Summer Vacationing is Great – For Those on Vacation
Summer is finally here, which hopefully means that you and your colleagues will be taking much needed vacations. Getting time off is so critical to helping stay refreshed and productive. I’ve talked about the importance of taking full vacations in a past article for the Crelate Blog – “Half of American Workers Aren’t Taking a Full Vacation – Is Anyone Benefiting?” When it’s your time for time off be sure to truly “be on vacation”! In the digital era this is much easier said than done of course.
While it is a wonderful thing to get out of the office and spend time away from work, sometimes it can be difficult to remain focused while your co-workers are catching rays at the beach (while you work away at the office)! Since summer can be a tough time to keep up the momentum on your teams, given that people tend to be ‘in and out’ during these months, here’s a list of 5 ways to remain productive. This article was inspired by John Rampton’s article in Inc.com in 2015.
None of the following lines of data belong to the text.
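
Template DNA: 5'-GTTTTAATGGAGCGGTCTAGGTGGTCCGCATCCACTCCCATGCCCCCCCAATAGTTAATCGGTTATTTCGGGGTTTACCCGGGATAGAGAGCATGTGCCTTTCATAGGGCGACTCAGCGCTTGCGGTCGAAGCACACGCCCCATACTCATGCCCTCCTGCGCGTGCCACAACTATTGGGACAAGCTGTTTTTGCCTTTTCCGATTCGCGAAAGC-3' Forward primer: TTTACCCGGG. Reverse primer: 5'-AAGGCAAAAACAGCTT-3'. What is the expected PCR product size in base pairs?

124 bp

The forward primer matches the template at positions 74–83.
The reverse primer's reverse complement is AAGCTGTTTTTGCCTT, which matches the template at positions 182–197.
Product length = (reverse-primer end) − (forward-primer start) + 1 = 197 − 74 + 1 = 124 bp.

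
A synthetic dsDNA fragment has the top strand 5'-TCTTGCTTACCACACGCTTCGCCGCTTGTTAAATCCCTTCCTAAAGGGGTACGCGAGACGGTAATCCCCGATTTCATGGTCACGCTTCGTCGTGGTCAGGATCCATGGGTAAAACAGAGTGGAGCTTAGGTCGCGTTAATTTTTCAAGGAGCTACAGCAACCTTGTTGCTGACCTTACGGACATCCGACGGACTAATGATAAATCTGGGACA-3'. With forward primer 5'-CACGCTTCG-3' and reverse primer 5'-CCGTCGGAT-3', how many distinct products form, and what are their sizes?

Two products: 179 bp, 111 bp

The forward primer CACGCTTCG matches the top strand at positions 13–21, 81–89.
The reverse primer's reverse complement is ATCCGACGG, matching at positions 183–191.
Each forward site pairs with the reverse site to give a product ending at position 191: sizes 179, 111 bp.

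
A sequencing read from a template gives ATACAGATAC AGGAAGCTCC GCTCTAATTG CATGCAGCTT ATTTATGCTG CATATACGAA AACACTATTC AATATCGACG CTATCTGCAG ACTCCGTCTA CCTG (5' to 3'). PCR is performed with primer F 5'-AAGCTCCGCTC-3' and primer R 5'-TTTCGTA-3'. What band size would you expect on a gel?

48 bp

The forward primer matches the template at positions 14–24.
Taking the reverse complement of TTTCGTA gives TACGAAA, found at positions 55–61 on the template; the primer anneals here to the top strand with its 3' end pointing upstream.
The product runs from position 14 to position 61, so its length is 61 − 14 + 1 = 48 bp.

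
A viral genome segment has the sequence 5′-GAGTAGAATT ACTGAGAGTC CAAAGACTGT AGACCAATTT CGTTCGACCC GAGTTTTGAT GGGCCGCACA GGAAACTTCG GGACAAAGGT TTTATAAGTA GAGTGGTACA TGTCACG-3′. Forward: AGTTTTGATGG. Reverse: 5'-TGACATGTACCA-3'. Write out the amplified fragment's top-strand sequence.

5'-AGTTTTGATGGGCCGCACAGGAAACTTCGGGACAAAGGTTTTATAAGTAGAGTGGTACATGTCA-3'

Forward primer AGTTTTGATGG is found on the top strand at positions 52–62.
Reverse complement of the reverse primer: TGGTACATGTCA. This occurs on the top strand at positions 104–115.
The product is the template from position 52 through 115 (64 bp).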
5 Ways to Continue Being Productive During Vacation Time
1. Get your vacation on the calendar and talk about it
My wife and I love to go to Las Vegas to re-charge the batteries. Vegas can be polarizing and often people either love it or hate it–in our case we love it. What’s interesting is we often joke about how much time we spend leading up to the trip talking about what we are going to do and how amazing the get-away will be. Turns out this is a thing…anticipating the vacation can be psychologically pleasing. Stephanie Rosenbloom wrote about this in a 2014 NY Times article What a Great Trip! And I’m Not Even There Yet. To help stay motivated as your colleagues are off vacationing–be sure to keep telling yourself that your time is coming and talk about the trip with your fiends and family.
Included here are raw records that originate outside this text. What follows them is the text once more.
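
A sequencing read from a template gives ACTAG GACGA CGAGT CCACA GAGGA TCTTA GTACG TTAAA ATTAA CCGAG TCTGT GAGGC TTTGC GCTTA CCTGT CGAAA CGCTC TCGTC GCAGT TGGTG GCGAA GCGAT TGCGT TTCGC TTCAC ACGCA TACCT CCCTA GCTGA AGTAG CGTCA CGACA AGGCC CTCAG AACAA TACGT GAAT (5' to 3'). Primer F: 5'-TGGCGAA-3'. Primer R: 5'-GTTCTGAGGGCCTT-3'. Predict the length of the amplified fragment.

The forward primer matches the template at positions 99–105.
The reverse primer's reverse complement is AAGGCCCTCAGAAC, which matches the template at positions 160–173.
Product length = (reverse-primer end) − (forward-primer start) + 1 = 173 − 99 + 1 = 75 bp.

75 bp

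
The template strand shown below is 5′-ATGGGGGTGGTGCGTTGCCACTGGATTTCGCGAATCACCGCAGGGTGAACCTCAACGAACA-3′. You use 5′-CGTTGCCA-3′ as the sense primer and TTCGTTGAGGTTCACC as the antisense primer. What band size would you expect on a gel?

Forward primer CGTTGCCA is found on the top strand at positions 13–20.
Reverse complement of the reverse primer: GGTGAACCTCAACGAA. This occurs on the top strand at positions 44–59.
Product length = (reverse-primer end) − (forward-primer start) + 1 = 59 − 13 + 1 = 47 bp.

47 bp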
2. Track and limit how much time you’re spending on tasks.
Without the full cadre of your team members you may find yourself working alone more (in the summer) than normal. This could lead to spending too much time on tasks and not getting as much done. Further, studies suggests only around 1 in 5 people are able to accurately estimate the passage of time. A tool like Rescue Time can help by letting you know exactly how much time you spend on daily tasks, including social media, email, word processing, and apps.
3. Take regular breaks and include exercise when possible.
It may seem odd, but taking scheduled breaks (with exercise is optimal) can actually help improve concentration. Research consistently shows that taking short breaks during long tasks helps you to maintain a constant level of performance; while working at a task without breaks leads to a steady decline in performance. Often we have to be intentional about taking breaks so put it on the calendar or even get a Fitbit so it can remind you to move/take a break.
4. Provide self-imposed deadlines.
While we usually view a stress as a bad thing, a manageable level of self-imposed stress can actually be helpful in terms of giving us focus and helping us meet goals/expectations. For open-ended tasks or projects, try having a deadline that you will hold yourself to, and then stick to it. You may be surprised to discover just how focused and productive you can be when the clock is on and you have ‘healthy’ pressure.
5. Hold routine stand-up meetings.
Having daily (or weekly) stand-up meetings can be a great way to help everyone stay productive during periods where the entire team isn’t always present at work. Research consistently shows that a group meeting (where everyone participates) can lead to a sense of accomplishment regarding what has been done that day and be reminded of what everyone else is working on. This often leads to more collegiality in the office and increased creativity.
Taking vacations is critical to ensure optimal productiveness and increased employee morale. When the office isn’t at full capacity it’s important to have ways to keep up your momentum while others are re-charging!